My mother called me once. After the usual conversation with me asking for money. She of course told me we'd discus it, hopefully that results in my bank account growing. the call began with me asking what the balance of my credit card was currently, I intended to buy groceries, or something along those lines. The song and dance of getting money out of my family always involves an update on my life a negotiation, then we hang up they make their decision and sometimes give me the cash.


Unfortunately the record skipped, my mother asked me simply why I was single.

She was intruiged as to why I thought it was acceptable to be 20 years old and still single. She harped on the fact thatI needed to learn how to be in a relationship so that I don't turn 50 and just completely F*cked up and be useless. Being that I'm quick witted, I was able to switch gears quickly and turn it back on her.

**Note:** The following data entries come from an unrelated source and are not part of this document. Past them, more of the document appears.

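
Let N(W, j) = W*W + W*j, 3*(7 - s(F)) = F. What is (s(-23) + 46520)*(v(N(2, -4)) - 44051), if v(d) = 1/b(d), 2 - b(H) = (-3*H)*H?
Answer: -51247441766/25 ≈ -2.0499e+9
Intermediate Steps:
s(F) = 7 - F/3
N(W, j) = W² + W*j
b(H) = 2 + 3*H² (b(H) = 2 - (-3*H)*H = 2 - (-3)*H² = 2 + 3*H²)
v(d) = 1/(2 + 3*d²)
(s(-23) + 46520)*(v(N(2, -4)) - 44051) = ((7 - ⅓*(-23)) + 46520)*(1/(2 + 3*(2*(2 - 4))²) - 44051) = ((7 + 23/3) + 46520)*(1/(2 + 3*(2*(-2))²) - 44051) = (44/3 + 46520)*(1/(2 + 3*(-4)²) - 44051) = 139604*(1/(2 + 3*16) - 44051)/3 = 139604*(1/(2 + 48) - 44051)/3 = 139604*(1/50 - 44051)/3 = (139604/3)*(-2202549/50) = -51247441766/25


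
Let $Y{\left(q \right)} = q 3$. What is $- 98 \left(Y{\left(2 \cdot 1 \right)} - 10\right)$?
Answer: $392$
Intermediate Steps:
$Y{\left(q \right)} = 3 q$
$- 98 \left(Y{\left(2 \cdot 1 \right)} - 10\right) = - 98 \left(3 \cdot 2 \cdot 1 - 10\right) = - 98 \left(3 \cdot 2 - 10\right) = - 98 \left(6 - 10\right) = \left(-98\right) \left(-4\right) = 392$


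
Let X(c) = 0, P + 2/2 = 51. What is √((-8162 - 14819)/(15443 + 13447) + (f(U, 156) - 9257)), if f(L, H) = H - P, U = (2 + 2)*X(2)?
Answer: I*√848709140910/9630 ≈ 95.665*I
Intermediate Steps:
P = 50 (P = -1 + 51 = 50)
U = 0 (U = (2 + 2)*0 = 4*0 = 0)
f(L, H) = -50 + H (f(L, H) = H - 1*50 = H - 50 = -50 + H)
√((-8162 - 14819)/(15443 + 13447) + (f(U, 156) - 9257)) = √((-8162 - 14819)/(15443 + 13447) + ((-50 + 156) - 9257)) = √(-22981/28890 + (106 - 9257)) = √(-22981*1/28890 - 9151) = √(-22981/28890 - 9151) = √(-264395371/28890) = I*√848709140910/9630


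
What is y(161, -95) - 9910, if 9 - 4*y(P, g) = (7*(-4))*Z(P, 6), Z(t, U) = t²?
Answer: 686157/4 ≈ 1.7154e+5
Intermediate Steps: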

I told Mother Dearest that I was simply too cool to put up with anyone else right now, and I'm not healthy enough to date currently but maybe soon. Getting her to see my side wasn't enough thought I had to make her feel guilty. I laid into her asking why she thought that I needed to date, of course not forgetting to say "Thanks for lying to me all these years. You spent so much time saying 'you're so awesome by yourself," etc, etc and not forgoing any of the self-esteem boosting crap she tried to feed me in high school. Which was now coming back to me, it was really funny for 19 years I was 100% complete with myself, but I turned 20 and suddenly I'm less than that. Now unless I'm willing to give up my independence and get myself one of those unhealthy co-dependent freak shows; er... relationships, I will forever be deminishing in how much of myself there is.

I come up with a response when people ask what my relationship status. I'm in a committed single situation. I'm not always faithful to myself, but I've found that it's easy to forgive myself.